能夠利用 pip 或者 easy_install 來安裝，如下兩種方法都可html

easy_install beautifulsoup4python

pip install beautifulsoup4

Beautiful Soup支持Python標準庫中的HTML解析器,還支持一些第三方的解析器，若是咱們不安裝它，則 Python 會使用 Python默認的解析器，lxml 解析器更增強大，速度更快，推薦安裝。

Python標準庫：BeautifulSoup(markup, 「html.parser」)

lxml HTML 解析器：BeautifulSoup(markup, 「lxml」)

4. 建立 Beautiful Soup 對象

首先必需要導入 bs4 庫：from bs4 import BeautifulSoupgit

咱們建立一個字符串，後面的例子咱們便會用它來演示github

html = """

<html><head><title>The Dormouse's story</title></head>

<body>

The Dormouse's story

Once upon a time there were three little sisters; and their names were

<a href="http://example.com/elsie" class="sister" id="link1"></a>,

<a href="http://example.com/lacie" class="sister" id="link2">Lacie</a> and

<a href="http://example.com/tillie" class="sister" id="link3">Tillie</a>;

and they lived at the bottom of a well.

...

建立 beautifulsoup 對象：soup = BeautifulSoup(html)
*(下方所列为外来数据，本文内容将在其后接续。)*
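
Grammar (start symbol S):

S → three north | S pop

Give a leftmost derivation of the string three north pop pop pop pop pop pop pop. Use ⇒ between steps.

S ⇒ S pop ⇒ S pop pop ⇒ S pop pop pop ⇒ S pop pop pop pop ⇒ S pop pop pop pop pop ⇒ S pop pop pop pop pop pop ⇒ S pop pop pop pop pop pop pop ⇒ three north pop pop pop pop pop pop pop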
另外，咱們還能夠用本地 HTML 文件來建立對象，例如soup = BeautifulSoup(open('index.html'))正則表達式

上面這句代碼即是將本地 index.html 文件打開，用它來建立 soup 對象express

下面咱們來打印一下 soup 對象的內容，格式化輸出：print soup.prettify()app

5. 四大對象種類

Beautiful Soup將複雜HTML文檔轉換成一個複雜的樹形結構,每一個節點都是Python對象,全部對象能夠概括爲4種:ide

Tag
NavigableString
BeautifulSoup
Comment

Tag 是什麼？通俗點講就是 HTML 中的一個個標籤，例如：<title>The Dormouse's story</title> ；<a class="sister" href="http://example.com/elsie" id="link1">Elsie</a>spa

上面的 title a 等等 HTML 標籤加上裏面包括的內容就是 Tag，下面咱們來感覺一下怎樣用 Beautiful Soup 來方便地獲取 Tags3d

對於 Tag，它有兩個重要的屬性，是 name 和 attrs，下面咱們分別來感覺一下

print soup.name

print soup.head.name

#[document]

#head

7.搜索文檔樹

（1）find_all( name , attrs , recursive , text , **kwargs )

（2）find( name , attrs , recursive , text , **kwargs )

它與 find_all() 方法惟一的區別是 find_all() 方法的返回結果是值包含一個元素的列表,而 find() 方法直接返回結果

find_all( name , attrs , recursive , text , **kwargs )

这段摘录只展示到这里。